Manifestation à vélo pour le pouvoir d'achat

Plusieurs dizaines de manifestants ont défilé à vélo samedi après-midi à Liège et Bruxelles pour une augmentation du pouvoir d'achat favorisant le développement durable.

Manifestation à vélo pour le pouvoir d'achat
©Devoghel
BELGA

Plusieurs dizaines de manifestants ont défilé à vélo samedi après-midi à Liège et Bruxelles pour une augmentation du pouvoir d'achat favorisant le développement durable.

Une petite centaine de personnes se sont réunies dès 14 heures à l'Esplanade St-Léonard à Liège, et une trentaine à Bruxelles, où ils ont rejoint plusieurs quartiers commerciaux tels que la rue Neuve, l'avenue Louise et la place Flagey.

La manifestation a été mise sur pied par le Gracq (Cyclistes au quotidien) et diverses associations locales telles que Bruxelles Air libre ou le mouvement "Stop CHB", qui lutte contre la création de l'autoroute Cerexhe-Heuseux/Beaufays. "Dans le discours ambiant, nous voulons faire valoir un autre point de vue. Oui, il faut des mesures urgentes, mais il est nécessaire de mettre en place une véritable politique durable", explique François Schreuer, organisateur de la manifestation liégeoise.
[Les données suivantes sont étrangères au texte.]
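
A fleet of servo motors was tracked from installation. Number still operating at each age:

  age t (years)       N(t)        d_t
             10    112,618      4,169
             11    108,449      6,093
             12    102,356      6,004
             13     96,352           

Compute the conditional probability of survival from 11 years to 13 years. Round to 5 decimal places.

The conditional survival probability is N(13)/N(11) = 96,352/108,449 = 0.888454.

0.88845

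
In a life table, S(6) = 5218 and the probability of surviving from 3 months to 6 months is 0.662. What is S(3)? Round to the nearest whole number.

S(3) = S(6) / p = 5218 / 0.662 = 7882.

7882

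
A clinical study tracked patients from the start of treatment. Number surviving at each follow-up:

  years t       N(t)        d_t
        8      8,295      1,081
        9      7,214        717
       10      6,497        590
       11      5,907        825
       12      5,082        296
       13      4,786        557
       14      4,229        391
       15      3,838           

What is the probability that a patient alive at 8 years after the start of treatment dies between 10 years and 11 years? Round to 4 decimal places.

This is the probability of reaching 10 but not 11, conditional on being alive at 8: (N(10) − N(11)) / N(8).
= (6,497 − 5,907) / 8,295 = 590 / 8,295 = 0.071127.

0.0711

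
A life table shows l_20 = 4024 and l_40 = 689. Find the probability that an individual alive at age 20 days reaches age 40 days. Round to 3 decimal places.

0.171

The conditional survival probability is l_40/l_20 = 689/4024 = 0.171223.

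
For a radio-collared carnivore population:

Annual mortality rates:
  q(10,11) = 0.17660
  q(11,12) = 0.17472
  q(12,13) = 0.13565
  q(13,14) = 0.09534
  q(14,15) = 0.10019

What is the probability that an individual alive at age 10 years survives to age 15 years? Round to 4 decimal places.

Survival from 10 to 15 is the product of surviving each interval: (1 − 0.17660) × (1 − 0.17472) × (1 − 0.13565) × (1 − 0.09534) × (1 − 0.10019).
= 0.82340 × 0.82528 × 0.86435 × 0.90466 × 0.89981 = 0.478121.

0.4781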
Les participants défendent ainsi l'idée que la solution au problème du pouvoir d'achat se trouve dans un changement profond des modes de vie et dans une meilleure répartition des richesses. "La priorité, c'est d'investir dans l'isolation des logements, surtout précaires. C'est là une réponse bien plus durable qu'une réduction de la TVA. Le rôle des pouvoirs publics est de faciliter la transition vers des façons d'habiter, de se déplacer et de produire moins énergivores, de façon à faire cesser, à moyen terme, notre dépendance aux énergies fossiles", estime François Schreuer, qui insiste sur l'urgence d'investir dans les transports en commun.

Pour faire entendre cette voix, les manifestants avaient choisi le vélo, "symbole de cette nécessaire transition et réponse directe à la baisse du pouvoir d'achat".

Ce premier samedi des soldes est emblématique aux yeux des organisateurs d'une contradiction: les ménages plus précaires accèdent à des biens de première nécessité mais les soldes, d'autre part, entraînent une "surconsommation frénétique de biens superflus".